主要評価項目は、5年後の2回目の検査または2008年12月31日までの子宮頸部上皮内腫瘍(CIN)、上皮内腺がん(AIS)、浸潤がん(ICC)の検出率とし、細胞診に対するHPV DNA検査のハザード比(HR)を算出した。
HRはCIN1が1.53、CIN2が1.54、CIN3/AISが1.32、ICCは0.81
HPV DNA検査群に10万1,678人、細胞診群には10万1,747人が割り付けられた。平均フォローアップ期間3.6年の時点で、前がん病変またはがん病変が検出されたのはHPV DNA検査群が1,010人、細胞診群は701人だった。
CIN 1(軽度異形成)の検出のHRは1.53〔95%信頼区間(CI):1.28~1.84〕、CIN2(中等度異形成)のHRは1.54(同:1.33~1.78)、CIN3(高度異形成、上皮内がん)またはAISのHRは1.32(同:1.09~1.59)と、HPV DNA検査の検出能が有意に優れたが、ICCのHRは0.81(同:0.48~1.37)であり2つの検査法に有意な差は認めなかった。
25~34歳の女性における5年間のCIN3またはICCの累積ハザード(累積検出率)は、HPV DNA検査が0.0057(95%CI:0.0045~0.0072)、細胞診は0.0046(同:0.0035~0.0059)、35歳以上の女性ではそれぞれ0.0022(同:0.0019~0.0026)、0.0017(0.0014~0.0021)であった。

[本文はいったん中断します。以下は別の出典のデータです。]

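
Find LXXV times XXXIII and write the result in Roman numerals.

LXXV = 75
XXXIII = 33
75 × 33 = 2475

MMCDLXXV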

著者は、「HPV DNA検査は細胞診よりも子宮頸部病変の検出能が高いことが示された。CIN3またはAISの検出率は、25~34歳、35歳以上の女性のいずれもがHPV DNA検査で高率だったが、35歳以上では両検査の絶対差は小さなものであった」とまとめ、「年齢や検査間隔を十分に考慮して検診対象を選択すれば、HPV DNA検査によって全体的な子宮頸部前がん病変の検出率が、わずかとはいえ改善する可能性がある。一方、これらの知見は、フィンランドは任意型検診の質が高いことを考慮したうえで解釈する必要がある」と指摘している。